Most of the minutes of the last week on television have been saturated by tear stained faces, and all-too-eager reporters trying to evoke extreme emotions, prodding them sharply with microphones until they bleed the required tears. Lives have been lost, and more are still missing, a week later, and it is devastating what the floods have done to homes and businesses. But the overwhelming response from most of the victims of the journos is hope, and relief that things aren't as bad as they thought they would be, and so much joy at the generosity of helpful strangers with the cleaning and the sweeping.

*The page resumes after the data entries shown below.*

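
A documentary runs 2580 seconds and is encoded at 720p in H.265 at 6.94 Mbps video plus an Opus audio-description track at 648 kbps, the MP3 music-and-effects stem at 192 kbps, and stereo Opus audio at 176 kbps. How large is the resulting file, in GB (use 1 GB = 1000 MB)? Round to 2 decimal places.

2.57 GB

Audio total: 648 + 192 + 176 = 1016 kbps = 1.016 Mbps.
Total bitrate: 6.94 + 1.016 = 7.956 Mbps.
Stream data: 7.956 Mbps × 2580 s = 20526.5 Mb.
20,526 Mb ÷ 8 = 2,566 MB → 2.566 GB.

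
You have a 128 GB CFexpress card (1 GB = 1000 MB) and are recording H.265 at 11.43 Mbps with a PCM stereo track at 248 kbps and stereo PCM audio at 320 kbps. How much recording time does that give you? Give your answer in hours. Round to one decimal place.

23.7 hours

Audio total: 248 + 320 = 568 kbps = 0.568 Mbps.
Total bitrate: 11.43 + 0.568 = 11.998 Mbps.
Capacity: 128 GB = 1,024,000 Mb.
Recording time: 1,024,000 / 11.998 = 85,348 s ≈ 23.7 hours.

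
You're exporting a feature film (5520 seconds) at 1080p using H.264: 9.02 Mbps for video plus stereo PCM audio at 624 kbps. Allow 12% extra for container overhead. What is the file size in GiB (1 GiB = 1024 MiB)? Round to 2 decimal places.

Audio: 624 kbps = 0.624 Mbps.
Total bitrate: 9.02 + 0.624 = 9.644 Mbps.
Stream data: 9.644 Mbps × 5520 s = 53234.9 Mb.
With 12% container overhead: ×1.12.
59,623 Mb = 7,452,883,200 bytes ÷ 1,073,741,824 = 6.941 GiB.

6.94 GiB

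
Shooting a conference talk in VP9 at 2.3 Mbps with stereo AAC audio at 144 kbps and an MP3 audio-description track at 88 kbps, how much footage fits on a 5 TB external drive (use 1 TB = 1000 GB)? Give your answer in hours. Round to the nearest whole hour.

Audio total: 144 + 88 = 232 kbps = 0.232 Mbps.
Total bitrate: 2.3 + 0.232 = 2.532 Mbps.
Capacity: 5 TB = 40,000,000 Mb.
Recording time: 40,000,000 / 2.532 = 15,797,788 s ≈ 4,388 hours.

4388 hours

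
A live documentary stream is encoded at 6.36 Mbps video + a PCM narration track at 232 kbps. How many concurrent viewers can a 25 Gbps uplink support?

3792

Audio: 232 kbps = 0.232 Mbps.
Per-viewer media rate: 6.592 Mbps.
25 Gbps = 25,000 Mbps; 25,000 / 6.592 = 3792.48 → 3792 viewers.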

It has got me to thinking, and these thoughts were somewhat clarified by the oh-so-articulate John Birmingham in the SMH. He wrote a beautifully bitter piece about the fact that this country we live in continues to remind us that we're not welcome. that it isn't Ours to control, not really fit for human habitation. This continent continues to push back, against our riverside properties, and our constructions that don't seem to hold up to the winds or the flames, the deluges of water or the long stretches of time without it. The sheer arrogance of "It Won't Happen To Me", the reason behind so many teenage driving deaths, the reason behind people catching STIs, is the same reasoning behind riverside properties being overtaken by Mother Nature. Yes, it happened to that property in 1974. Why wouldn't it happen again?

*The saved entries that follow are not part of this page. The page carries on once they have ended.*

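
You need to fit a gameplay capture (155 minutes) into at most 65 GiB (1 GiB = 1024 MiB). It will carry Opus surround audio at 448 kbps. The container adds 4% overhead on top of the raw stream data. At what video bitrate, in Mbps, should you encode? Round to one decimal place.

Budget: 65 GiB = 558345.7 Mb.
Stream payload after overhead: 558345.7 / 1.04 = 536870.9 Mb.
155 min = 9300 s
Total bitrate budget: 536870.9 Mb / 9300 s = 57.728 Mbps.
Audio: 448 kbps = 0.448 Mbps.
Video: 57.728 − 0.448 = 57.280 Mbps.

57.3 Mbps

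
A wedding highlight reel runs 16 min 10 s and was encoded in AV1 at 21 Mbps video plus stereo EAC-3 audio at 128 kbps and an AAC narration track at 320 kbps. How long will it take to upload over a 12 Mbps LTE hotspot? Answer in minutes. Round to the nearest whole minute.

16 min 10 s = 970 s
Audio total: 128 + 320 = 448 kbps = 0.448 Mbps.
Total bitrate: 21.448 Mbps.
File: 21.448 Mbps × 970 s = 20804.6 Mb.
At 12 Mbps: 20804.6 / 12 = 1733.7 s ≈ 28.9 minutes.

29 minutes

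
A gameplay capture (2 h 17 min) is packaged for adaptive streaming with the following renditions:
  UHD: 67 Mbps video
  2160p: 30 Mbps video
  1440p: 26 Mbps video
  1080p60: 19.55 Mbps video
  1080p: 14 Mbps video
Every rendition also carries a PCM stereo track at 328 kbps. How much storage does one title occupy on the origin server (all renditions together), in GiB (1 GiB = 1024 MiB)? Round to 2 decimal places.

151.38 GiB

2 h 17 min = 137 min = 8220 s
Audio: 328 kbps = 0.328 Mbps.
Sum of rendition bitrates: (67+0.328) + (30+0.328) + (26+0.328) + (19.55+0.328) + (14+0.328) = 158.190 Mbps.
× 8220 s = 1,300,322 Mb = 162,540 MB = 151.4 GiB.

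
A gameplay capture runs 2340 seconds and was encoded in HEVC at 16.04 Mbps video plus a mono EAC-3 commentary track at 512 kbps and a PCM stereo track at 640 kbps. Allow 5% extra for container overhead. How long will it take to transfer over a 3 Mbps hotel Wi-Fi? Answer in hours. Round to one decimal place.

3.9 hours

Audio total: 512 + 640 = 1152 kbps = 1.152 Mbps.
Total bitrate: 17.192 Mbps.
File: 17.192 Mbps × 2340 s = 40229.3 Mb.
With 5% container overhead: ×1.05. → 42240.7 Mb.
At 3 Mbps: 42240.7 / 3 = 14080.2 s ≈ 3.91 hours.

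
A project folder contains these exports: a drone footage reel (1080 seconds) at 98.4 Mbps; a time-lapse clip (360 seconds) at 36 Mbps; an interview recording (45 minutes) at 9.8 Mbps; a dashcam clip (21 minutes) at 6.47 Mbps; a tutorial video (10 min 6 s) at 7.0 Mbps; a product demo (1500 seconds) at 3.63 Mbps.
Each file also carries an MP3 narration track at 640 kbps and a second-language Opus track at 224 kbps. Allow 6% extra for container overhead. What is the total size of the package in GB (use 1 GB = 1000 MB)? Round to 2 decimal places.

22.53 GB

Audio total: 640 + 224 = 864 kbps = 0.864 Mbps.
drone footage reel: 99.264 Mbps × 1080 s × 1.06 = 113637.4 Mb
time-lapse clip: 36.864 Mbps × 360 s × 1.06 = 14067.3 Mb
interview recording: 10.664 Mbps × 2700 s × 1.06 = 30520.4 Mb
dashcam clip: 7.334 Mbps × 1260 s × 1.06 = 9795.3 Mb
tutorial video: 7.864 Mbps × 606 s × 1.06 = 5051.5 Mb
product demo: 4.494 Mbps × 1500 s × 1.06 = 7145.5 Mb
Total: 180217.4 Mb = 22527.2 MB.
= 22.53 GB.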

The day the flood warnings came to Brisbane, Tuesday, the day after the horrors of Toowomba and the Lockyer Valley, I tried to go to a cafe in Newstead. And I was told, with very little sugar coating in the tone of her voice, that the cafe was shut, in preparation for the rising flood waters. I scoffed.
Rising flood waters in Brisbane. At about 4.6m
Sandbagging in action

Then the waters rose. And the city evacuated (not officially, mind you. Just all of the office managers said "if you want to get home, you'd better leave now). And the sandbags began to appear, as if from nowhere. At times it was adventurous. We stocked up on booze and frozen pizza, rolls of toilet paper and candles. Then the reality of no power and no plumbing hit home. So my bro and me - we hit the road.

I too am of that same brand of arrogance that expects it Not To Happen To Me. I thought it all a media beat up. Scare mongering in the vein of post-tsunami a few years ago. And I have had to eat my words most humbly.

I haven't donated to the flood appeal yet (aside from a few gold coins rattled into buckets and tip jars here and there). Mostly because I am waiting for pay-day on Wednesday, because it needs to be a significant donation.

Give lots. Give to Queenslanders with their new-found kick arse premier Anna Bligh. Give to New South Welshpeeps, with their divided and isolated towns. Give to Victorians, who really deserve a break. Give to Government appeals QLD: http://www.qld.gov.au/floods/donate.html. Donate to charities http://www.vinnies.org.au/qldfloodappeal, to animal shelters, to anyone who will do good with the cash.


Side note:
In times of floods, good road trip listening material can be found in Eddie Izzard's Glorious. Noah has a Sean Connery voice.